The cumulative amount raised through Portugal’s Golden Visa program since inception in 2012 now stands at €3.4 billion, of which roughly 90% went into real estate investments. Altogether, 5,505 main applicants – 65% of whom have been Chinese nationals – have received an approval, and have brought with them an additional 9,212 dependents.
While the Chinese are still by far the largest contingent of Golden Visa investors in Portugal, their dominance of the program is rapidly fading: In November 2016, they made up 73% of total applicants up to that point and a year before that, 80%. But the most recent figures show that Chinese nationals made up only a third of applicants in November 2017. In fact, Chinese applications in November were actually down 35% year on year (31 versus 47 in November 2016).

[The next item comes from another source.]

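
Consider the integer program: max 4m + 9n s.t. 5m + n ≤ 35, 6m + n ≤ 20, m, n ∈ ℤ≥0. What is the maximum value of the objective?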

What gives? According to our records, there is nothing to indicate that Chinese interest in investment migration as a whole is waning.
The relative decline in Chinese applications may have something to do with Portugal’s Golden Visa program taking on several new competitors in the last few years.
The Malta Residence Visa program, for example, which opened in 2016, reports that some 60% of applicants hail from China. In the Greek and Spanish Golden Visa programs – both of which opened a year after Portugal’s – Chinese nationals make up 43 and 59 percent of total applications, respectively.
While the closing of Hungary’s Residence Bond Programme in 2016 and Canada’s federal Investor Immigration program in 2014 may have helped channel Chinese applications into Portugal’s residence by investment option initially, the introduction of other options appears to be eating into the country’s share.
But what could really slash demand for European golden visas as a whole is the upcoming EB-5 bill, which industry experts have commented could include a reinterpretation of the 10,000 applicant quota to not mean 10,000 individuals but, rather, 10,000 main applicants, potentially increasing the actual quota to more than 24,000.
The 27,000 Chinese applicants waiting in line to get into EB-5 attest to the United States’ special place in Chinese hearts, suggesting a sudden expansion of available EB-5 tickets would go a long way toward vacuuming up demand from residence by investment programs elsewhere in the Western world.